Tunisian President Kais Saied on Sunday dissolved the Supreme Judicial Council, the body that deals with judicial independence, a move that raises fears about the independence of the judiciary and was sure to anger his opponents.

Saied’s decision caps months of his sharp criticism of the judges. Saied has frequently criticized the judiciary’s delay in issuing rulings in cases of corruption and terrorism. He said he would not allow judges to act as if they are a state, instead of being a function of the state.

Last July, Saied dismissed the government and suspended parliament, a move his opponents described as a coup. He has been broadly criticized after seizing power and rejecting dialogue with all political parties.

The Supreme Judicial Council is an independent and constitutional institution, formed in 2016. Its powers include ensuring the independence of the judiciary, disciplining judges, and granting them professional promotions.

Last month, Saied revoked all financial privileges for council members.

“In this council, positions and appointments are sold according to loyalties. Their place is not the place where they sit now, but where the accused stand,” Saied said in a speech in the interior ministry.

“I tell Tunisians to demonstrate freely. It is your right and our right to dissolve the Supreme Judicial Council,” Saied said.

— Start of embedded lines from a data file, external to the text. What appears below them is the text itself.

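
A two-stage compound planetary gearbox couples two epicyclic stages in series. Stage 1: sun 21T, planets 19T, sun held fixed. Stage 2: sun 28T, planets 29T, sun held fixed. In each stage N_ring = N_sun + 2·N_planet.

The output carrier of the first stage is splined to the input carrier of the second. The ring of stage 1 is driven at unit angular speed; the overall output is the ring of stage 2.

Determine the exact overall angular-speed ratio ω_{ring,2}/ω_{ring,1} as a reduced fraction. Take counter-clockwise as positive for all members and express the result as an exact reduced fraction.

Stage 1: N_ring = 21 + 2·19 = 59
Stage 1: 21(ω_s−ω_c) = −59(ω_r−ω_c),  ω_s=0, ω_r=1
Stage 1: 21(0−ω_c) = −59(1−ω_c)  ⇒  80ω_c = 59  ⇒  ω_c = 59/80
  ⇒ ω_c¹/ω_r¹ = 59/80
Stage 2: N_ring = 28 + 2·29 = 86
Stage 2: 28(ω_s−ω_c) = −86(ω_r−ω_c),  ω_s=0, ω_c=1
Stage 2: ω_r = 1 − (28/86)(0−1) = 57/43
  ⇒ ω_r²/ω_c² = 57/43
Coupling ω_c² = ω_c¹ ⇒ overall = 59/80 × 57/43 = 3363/3440

3363/3440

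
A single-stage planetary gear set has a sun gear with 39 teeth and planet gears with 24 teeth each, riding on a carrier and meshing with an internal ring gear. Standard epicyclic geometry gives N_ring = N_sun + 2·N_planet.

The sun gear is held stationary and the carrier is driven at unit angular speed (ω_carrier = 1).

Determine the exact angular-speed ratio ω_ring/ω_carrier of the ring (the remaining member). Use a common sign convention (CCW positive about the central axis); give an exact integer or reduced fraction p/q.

42/29

N_ring = 39 + 2·24 = 87
39(ω_s−ω_c) = −87(ω_r−ω_c),  ω_s=0, ω_c=1
ω_r = 1 − (39/87)(0−1) = 42/29
ω_r/ω_c = 42/29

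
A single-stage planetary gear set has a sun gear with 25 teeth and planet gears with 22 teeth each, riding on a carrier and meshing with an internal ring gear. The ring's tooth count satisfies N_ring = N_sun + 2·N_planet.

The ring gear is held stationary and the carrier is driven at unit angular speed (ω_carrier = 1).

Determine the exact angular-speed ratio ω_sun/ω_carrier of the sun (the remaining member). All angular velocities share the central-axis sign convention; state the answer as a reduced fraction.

N_ring = 25 + 2·22 = 69
25(ω_s−ω_c) = −69(ω_r−ω_c),  ω_r=0, ω_c=1
ω_s = 1 − (69/25)(0−1) = 94/25
ω_s/ω_c = 94/25

94/25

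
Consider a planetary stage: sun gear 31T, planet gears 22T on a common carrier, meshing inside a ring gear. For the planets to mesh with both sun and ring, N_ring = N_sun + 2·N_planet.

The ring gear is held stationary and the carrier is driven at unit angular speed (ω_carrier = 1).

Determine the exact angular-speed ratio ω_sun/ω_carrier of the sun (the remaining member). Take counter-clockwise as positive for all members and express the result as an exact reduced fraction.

N_ring = 31 + 2·22 = 75
31(ω_s−ω_c) = −75(ω_r−ω_c),  ω_r=0, ω_c=1
ω_s = 1 − (75/31)(0−1) = 106/31
ω_s/ω_c = 106/31

106/31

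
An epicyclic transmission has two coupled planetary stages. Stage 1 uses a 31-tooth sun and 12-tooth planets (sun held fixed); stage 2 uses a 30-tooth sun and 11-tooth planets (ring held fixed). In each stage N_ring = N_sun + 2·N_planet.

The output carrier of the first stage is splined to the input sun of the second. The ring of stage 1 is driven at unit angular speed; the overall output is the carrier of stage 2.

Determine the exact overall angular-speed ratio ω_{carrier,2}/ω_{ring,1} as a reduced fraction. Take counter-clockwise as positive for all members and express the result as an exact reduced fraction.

825/3526

Stage 1: N_ring = 31 + 2·12 = 55
Stage 1: 31(ω_s−ω_c) = −55(ω_r−ω_c),  ω_s=0, ω_r=1
Stage 1: 31(0−ω_c) = −55(1−ω_c)  ⇒  86ω_c = 55  ⇒  ω_c = 55/86
  ⇒ ω_c¹/ω_r¹ = 55/86
Stage 2: N_ring = 30 + 2·11 = 52
Stage 2: 30(ω_s−ω_c) = −52(ω_r−ω_c),  ω_r=0, ω_s=1
Stage 2: 30(1−ω_c) = −52(0−ω_c)  ⇒  82ω_c = 30  ⇒  ω_c = 15/41
  ⇒ ω_c²/ω_s² = 15/41
Coupling ω_s² = ω_c¹ ⇒ overall = 55/86 × 15/41 = 825/3526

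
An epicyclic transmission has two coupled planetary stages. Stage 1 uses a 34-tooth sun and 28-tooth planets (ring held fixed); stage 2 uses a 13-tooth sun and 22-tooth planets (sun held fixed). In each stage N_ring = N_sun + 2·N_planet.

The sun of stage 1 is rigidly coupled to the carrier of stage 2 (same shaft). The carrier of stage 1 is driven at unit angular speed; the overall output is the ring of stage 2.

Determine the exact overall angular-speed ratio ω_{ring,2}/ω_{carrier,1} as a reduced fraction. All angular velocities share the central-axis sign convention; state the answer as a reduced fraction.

4340/969

Stage 1: N_ring = 34 + 2·28 = 90
Stage 1: 34(ω_s−ω_c) = −90(ω_r−ω_c),  ω_r=0, ω_c=1
Stage 1: ω_s = 1 − (90/34)(0−1) = 62/17
  ⇒ ω_s¹/ω_c¹ = 62/17
Stage 2: N_ring = 13 + 2·22 = 57
Stage 2: 13(ω_s−ω_c) = −57(ω_r−ω_c),  ω_s=0, ω_c=1
Stage 2: ω_r = 1 − (13/57)(0−1) = 70/57
  ⇒ ω_r²/ω_c² = 70/57
Coupling ω_c² = ω_s¹ ⇒ overall = 62/17 × 70/57 = 4340/969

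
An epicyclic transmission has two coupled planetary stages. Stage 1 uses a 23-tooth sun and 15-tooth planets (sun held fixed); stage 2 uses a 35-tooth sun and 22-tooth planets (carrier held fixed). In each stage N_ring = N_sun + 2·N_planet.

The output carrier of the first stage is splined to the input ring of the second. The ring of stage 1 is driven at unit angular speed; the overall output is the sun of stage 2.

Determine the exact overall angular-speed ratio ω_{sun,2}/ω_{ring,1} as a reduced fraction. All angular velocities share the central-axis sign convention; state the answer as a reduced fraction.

-4187/2660

Stage 1: N_ring = 23 + 2·15 = 53
Stage 1: 23(ω_s−ω_c) = −53(ω_r−ω_c),  ω_s=0, ω_r=1
Stage 1: 23(0−ω_c) = −53(1−ω_c)  ⇒  76ω_c = 53  ⇒  ω_c = 53/76
  ⇒ ω_c¹/ω_r¹ = 53/76
Stage 2: N_ring = 35 + 2·22 = 79
Stage 2: 35(ω_s−ω_c) = −79(ω_r−ω_c),  ω_c=0, ω_r=1
Stage 2: ω_s = 0 − (79/35)(1−0) = -79/35
  ⇒ ω_s²/ω_r² = -79/35
Coupling ω_r² = ω_c¹ ⇒ overall = 53/76 × -79/35 = -4187/2660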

Last month, police fired water cannons and beat protesters with sticks to break up an opposition protest against Saied, whose seizure of broad powers and declared plans to redraw the constitution have cast doubt on Tunisia’s decade-old democratic system and hindered its quest for an international rescue plan for public finances.

The president has initiated an online public consultation before drafting a new constitution that he says will be put to a referendum. He has not brought major political or civil society players into the process.